Every week, the same ritual would unfold in the senior research seminar. First, a visiting speaker from another University would spend an hour explaining the details of his new theory to an ostentatiously bored and listless audience. Grimacing through the faint applause, he would brace himself for what we all knew was to follow.
Previously slouched, comatose-looking figures in the audience would ominously stir into life. Hands would shoot up. The objections would start. Frank accusations of confusion, question-begging, inconsistency, and contradiction would be made, against which the stammering speaker would defend himself as best he could. Tenacious questioners would follow up on their original objections and follow up again, to be stopped only when the speaker eventually muttered the shaming words, equivalent to a “give-up” signal in judo: “I’ll have to think a bit more about that”. Victory achieved, the questioner would fall back in his chair, visibly satisfied to an almost post-coital degree.
The speaker’s immediate ordeal over, he would be dragged to the pub and force-fed copious amounts of alcohol, then on to some probably awful restaurant, where colleagues who were particularly socially unaware (which, let’s face it, was most of them) would continue explaining to him precisely why he was completely and utterly wrong, with huge enthusiasm, late into the night.
When I was a Masters student at St Andrews, the stated aim of some faculty members was to humiliate visiting speakers, with a “win” for the “home” department declared afterwards. A distinguished Professor from Australia once told me that, years later, he still woke up in the night sweating, reliving how badly his paper at St Andrews had gone. At Leeds during my PhD, there were still a couple of Wittgenstein’s original acolytes knocking about. Apparently first learnt at the feet of the master, the habit had spread amongst some staff there of theatrically wrinkling and striking the forehead in an exaggeratedly contemptuous manner when they heard something they didn’t like, in full view of the visiting speaker. Sometimes they would wheel round, sneeringly turn their backs on the speaker, and hold their heads in their hands.

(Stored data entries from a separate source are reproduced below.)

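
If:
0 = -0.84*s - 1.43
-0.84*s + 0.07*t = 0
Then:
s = -1.70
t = -20.43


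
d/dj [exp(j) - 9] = exp(j)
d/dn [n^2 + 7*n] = 2*n + 7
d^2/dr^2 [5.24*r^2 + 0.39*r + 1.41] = 10.4800000000000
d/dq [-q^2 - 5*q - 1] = -2*q - 5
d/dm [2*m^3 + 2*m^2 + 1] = 2*m*(3*m + 2)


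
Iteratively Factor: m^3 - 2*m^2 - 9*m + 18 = (m - 2)*(m^2 - 9) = (m - 2)*(m + 3)*(m - 3)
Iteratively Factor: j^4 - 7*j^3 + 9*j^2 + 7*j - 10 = (j - 1)*(j^3 - 6*j^2 + 3*j + 10) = (j - 2)*(j - 1)*(j^2 - 4*j - 5) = (j - 2)*(j - 1)*(j + 1)*(j - 5)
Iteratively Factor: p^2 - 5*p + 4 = (p - 1)*(p - 4)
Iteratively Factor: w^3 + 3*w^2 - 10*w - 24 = (w + 4)*(w^2 - w - 6) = (w + 2)*(w + 4)*(w - 3)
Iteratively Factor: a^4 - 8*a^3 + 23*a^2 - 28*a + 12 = (a - 1)*(a^3 - 7*a^2 + 16*a - 12) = (a - 2)*(a - 1)*(a^2 - 5*a + 6) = (a - 3)*(a - 2)*(a - 1)*(a - 2)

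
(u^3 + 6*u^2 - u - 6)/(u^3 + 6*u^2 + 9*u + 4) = (u^2 + 5*u - 6)/(u^2 + 5*u + 4)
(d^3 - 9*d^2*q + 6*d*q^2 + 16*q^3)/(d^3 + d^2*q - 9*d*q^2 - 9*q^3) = (-d^2 + 10*d*q - 16*q^2)/(-d^2 + 9*q^2)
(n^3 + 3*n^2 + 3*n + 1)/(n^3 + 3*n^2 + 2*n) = (n^2 + 2*n + 1)/(n*(n + 2))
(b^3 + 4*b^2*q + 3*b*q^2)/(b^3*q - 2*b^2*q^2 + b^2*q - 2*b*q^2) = (b^2 + 4*b*q + 3*q^2)/(q*(b^2 - 2*b*q + b - 2*q))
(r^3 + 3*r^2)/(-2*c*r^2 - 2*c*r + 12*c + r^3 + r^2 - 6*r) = r^2/(-2*c*r + 4*c + r^2 - 2*r)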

Frankly, these places scared the bejesus out of me. At St Andrews, I think I only ever spoke twice in class. The second time, I was scoffed at by the teacher so effectively that I didn’t speak in class again there, ever. In Leeds, I used to shake with anxiety walking down the endless departmental corridor. Towards the end of my time there, I finally dared to put up my hand to ask a question at a research seminar, and thought I must be having a heart attack, so loudly was my heart banging in my chest.
Most places back then were like this, I think. Academic philosophers were nearly all men, and many (most?) of them were eccentric, obsessive, grumpy men with minds like steel traps. Philosophy departments were places where derision, incredulity, and scorn were manifested on a daily basis without any attempt to hide it.
You probably expect me to say how terrible this all was. Actually, I wonder if it wasn’t the best of all possible worlds in comparison to what came next.
She goes on to recount the history of how the British philosophy profession attempted to neuter microaggressions in the seminar room to make women philosophers feel less challenged, with the ironic result that hyperaggressive ex-men and testosterone-mainlining ex-women took over and pushed women’s concerns to the margins.